A new exhibit at the Museum of Contemporary Art Chicago reportedly features recently-shot footage of the Michigan Boulevard Garden Apartments, built by Julius Rosenwald in 1929 on Chicago’s South Side.
According to MCA’s exhibition listing, the video installation, Unititled (Structures), by Leslie Hewitt and Bradford Young “is comprised of a series of silent vignettes, filmed at sites connected to the Civil Rights movement and the struggle for racial equality in the United States.” The present day images that Hewitt and Young have filmed of these locations in Memphis, Arkansas and Chicago belie their historic significance and cast a static, anti-nostalgic eye at structures that are still heavy with symbolism.

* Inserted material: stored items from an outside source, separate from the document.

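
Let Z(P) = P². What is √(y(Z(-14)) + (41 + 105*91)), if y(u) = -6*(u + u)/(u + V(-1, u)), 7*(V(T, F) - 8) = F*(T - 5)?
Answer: 4*√5361/3 ≈ 97.625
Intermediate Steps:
V(T, F) = 8 + F*(-5 + T)/7 (V(T, F) = 8 + (F*(T - 5))/7 = 8 + (F*(-5 + T))/7 = 8 + F*(-5 + T)/7)
y(u) = -12*u/(8 + u/7) (y(u) = -6*(u + u)/(u + (8 - 5*u/7 + (⅐)*u*(-1))) = -6*2*u/(u + (8 - 5*u/7 - u/7)) = -6*2*u/(u + (8 - 6*u/7)) = -6*2*u/(8 + u/7) = -12*u/(8 + u/7))
√(y(Z(-14)) + (41 + 105*91)) = √(-84*(-14)²/(56 + (-14)²) + (41 + 105*91)) = √(-84*196/(56 + 196) + (41 + 9555)) = √(-84*196/252 + 9596) = √(-84*196*1/252 + 9596) = √(-196/3 + 9596) = √(28592/3) = 4*√5361/3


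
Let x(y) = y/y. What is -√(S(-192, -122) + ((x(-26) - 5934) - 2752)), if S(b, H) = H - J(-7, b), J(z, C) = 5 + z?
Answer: -I*√8805 ≈ -93.835*I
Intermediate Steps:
x(y) = 1
S(b, H) = 2 + H (S(b, H) = H - (5 - 7) = H - 1*(-2) = H + 2 = 2 + H)
-√(S(-192, -122) + ((x(-26) - 5934) - 2752)) = -√((2 - 122) + ((1 - 5934) - 2752)) = -√(-120 + (-5933 - 2752)) = -√(-120 - 8685) = -√(-8805) = -I*√8805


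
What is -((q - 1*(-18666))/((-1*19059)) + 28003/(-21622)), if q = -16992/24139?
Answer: 7541749449869/3315843258674 ≈ 2.2745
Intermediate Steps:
q = -16992/24139 (q = -16992*1/24139 = -16992/24139 ≈ -0.70392)
-((q - 1*(-18666))/((-1*19059)) + 28003/(-21622)) = -((-16992/24139 - 1*(-18666))/((-1*19059)) + 28003/(-21622)) = -((-16992/24139 + 18666)/(-19059) + 28003*(-1/21622)) = -((450561582/24139)*(-1/19059) - 28003/21622) = -(-150187194/153355067 - 28003/21622) = -1*(-7541749449869/3315843258674) = 7541749449869/3315843258674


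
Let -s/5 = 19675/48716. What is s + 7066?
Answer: 344128881/48716 ≈ 7064.0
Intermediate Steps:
s = -98375/48716 ≈ -2.0194
s + 7066 = -98375/48716 + 7066 = 344128881/48716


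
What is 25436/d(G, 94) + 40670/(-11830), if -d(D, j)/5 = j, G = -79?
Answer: -2285877/39715 ≈ -57.557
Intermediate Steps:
d(D, j) = -5*j
25436/d(G, 94) + 40670/(-11830) = 25436/((-5*94)) + 40670/(-11830) = 25436/(-470) + 40670*(-1/11830) = 25436*(-1/470) - 581/169 = -12718/235 - 581/169 = -2285877/39715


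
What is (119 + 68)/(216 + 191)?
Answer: 17/37 ≈ 0.45946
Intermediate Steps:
(119 + 68)/(216 + 191) = 187/407 = 187*(1/407) = 17/37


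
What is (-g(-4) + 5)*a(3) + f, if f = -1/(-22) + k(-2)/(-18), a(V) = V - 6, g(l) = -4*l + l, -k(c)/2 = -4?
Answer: 4079/198 ≈ 20.601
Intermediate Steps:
k(c) = 8 (k(c) = -2*(-4) = 8)
g(l) = -3*l
a(V) = -6 + V
f = -79/198 (f = -1/(-22) + 8/(-18) = -1*(-1/22) + 8*(-1/18) = 1/22 - 4/9 = -79/198 ≈ -0.39899)
(-g(-4) + 5)*a(3) + f = (-(-3)*(-4) + 5)*(-6 + 3) - 79/198 = (-1*12 + 5)*(-3) - 79/198 = (-12 + 5)*(-3) - 79/198 = -7*(-3) - 79/198 = 21 - 79/198 = 4079/198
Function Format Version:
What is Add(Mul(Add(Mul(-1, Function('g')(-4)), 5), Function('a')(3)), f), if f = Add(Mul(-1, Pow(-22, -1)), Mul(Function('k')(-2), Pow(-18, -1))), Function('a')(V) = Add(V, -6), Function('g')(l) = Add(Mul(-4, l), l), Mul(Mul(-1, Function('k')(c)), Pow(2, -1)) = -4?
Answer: Rational(4079, 198) ≈ 20.601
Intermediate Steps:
Function('k')(c) = 8 (Function('k')(c) = Mul(-2, -4) = 8)
Function('g')(l) = Mul(-3, l)
Function('a')(V) = Add(-6, V)
f = Rational(-79, 198) (f = Add(Mul(-1, Pow(-22, -1)), Mul(8, Pow(-18, -1))) = Add(Mul(-1, Rational(-1, 22)), Mul(8, Rational(-1, 18))) = Add(Rational(1, 22), Rational(-4, 9)) = Rational(-79, 198) ≈ -0.39899)
Add(Mul(Add(Mul(-1, Function('g')(-4)), 5), Function('a')(3)), f) = Add(Mul(Add(Mul(-1, Mul(-3, -4)), 5), Add(-6, 3)), Rational(-79, 198)) = Add(Mul(Add(Mul(-1, 12), 5), -3), Rational(-79, 198)) = Add(Mul(Add(-12, 5), -3), Rational(-79, 198)) = Add(Mul(-7, -3), Rational(-79, 198)) = Add(21, Rational(-79, 198)) = Rational(4079, 198)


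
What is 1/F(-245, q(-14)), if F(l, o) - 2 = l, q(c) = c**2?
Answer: -1/243 ≈ -0.0041152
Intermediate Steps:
F(l, o) = 2 + l
1/F(-245, q(-14)) = 1/(2 - 245) = 1/(-243) = -1/243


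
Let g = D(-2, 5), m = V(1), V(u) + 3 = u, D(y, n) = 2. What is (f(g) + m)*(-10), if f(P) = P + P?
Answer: -20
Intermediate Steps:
V(u) = -3 + u
m = -2 (m = -3 + 1 = -2)
g = 2
f(P) = 2*P
(f(g) + m)*(-10) = (2*2 - 2)*(-10) = (4 - 2)*(-10) = 2*(-10) = -20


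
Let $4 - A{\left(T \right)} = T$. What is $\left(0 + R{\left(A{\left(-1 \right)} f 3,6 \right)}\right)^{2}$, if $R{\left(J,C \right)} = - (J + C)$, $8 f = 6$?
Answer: $\frac{4761}{16} \approx 297.56$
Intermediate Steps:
$A{\left(T \right)} = 4 - T$
$f = \frac{3}{4}$ ($f = \frac{1}{8} \cdot 6 = \frac{3}{4} \approx 0.75$)
$R{\left(J,C \right)} = - C - J$ ($R{\left(J,C \right)} = - (C + J) = - C - J$)
$\left(0 + R{\left(A{\left(-1 \right)} f 3,6 \right)}\right)^{2} = \left(0 - \left(6 + \left(4 - -1\right) \frac{3}{4} \cdot 3\right)\right)^{2} = \left(0 - \left(6 + \left(4 + 1\right) \frac{3}{4} \cdot 3\right)\right)^{2} = \left(0 - \left(6 + 5 \cdot \frac{3}{4} \cdot 3\right)\right)^{2} = \left(0 - \left(6 + \frac{15}{4} \cdot 3\right)\right)^{2} = \left(0 - \frac{69}{4}\right)^{2} = \left(- \frac{69}{4}\right)^{2} = \frac{4761}{16}$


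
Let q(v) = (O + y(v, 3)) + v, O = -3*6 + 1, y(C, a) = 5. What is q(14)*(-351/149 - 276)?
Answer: -82950/149 ≈ -556.71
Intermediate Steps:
O = -17 (O = -18 + 1 = -17)
q(v) = -12 + v (q(v) = (-17 + 5) + v = -12 + v)
q(14)*(-351/149 - 276) = (-12 + 14)*(-351/149 - 276) = 2*(-351*1/149 - 276) = 2*(-351/149 - 276) = 2*(-41475/149) = -82950/149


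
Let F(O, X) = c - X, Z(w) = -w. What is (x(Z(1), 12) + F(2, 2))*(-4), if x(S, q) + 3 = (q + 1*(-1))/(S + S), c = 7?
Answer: 14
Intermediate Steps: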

We got a tip from someone who attended the exhibition that the Michigan Boulevard Garden Apartments appear in the installation. Based on the description, images of the storied apartment complex should fit into the installation’s thematic context. At the time of its construction, the Rosenwald Apartments represented a significant step forward for African American housing opportunities in the city of Chicago, and modeled a way towards decent housing for all. Today “The Rosenwald” lies dormant and unheralded, just another vacant structure in a part of the city that is accustomed to derelict buildings and vacant lots. Fortunately, there is a plan in the works to rehabilitate the complex and provide affordable housing and retail space.
The Michigan Boulevard Garden Apartments in 2007
Photo credit: SilverRaven7 (flickr)
Get more details on the exhibit at MCA’s website. MCA will hold an event with Leslie Hewitt on August 23rd and the exhibit will be open until August 31st.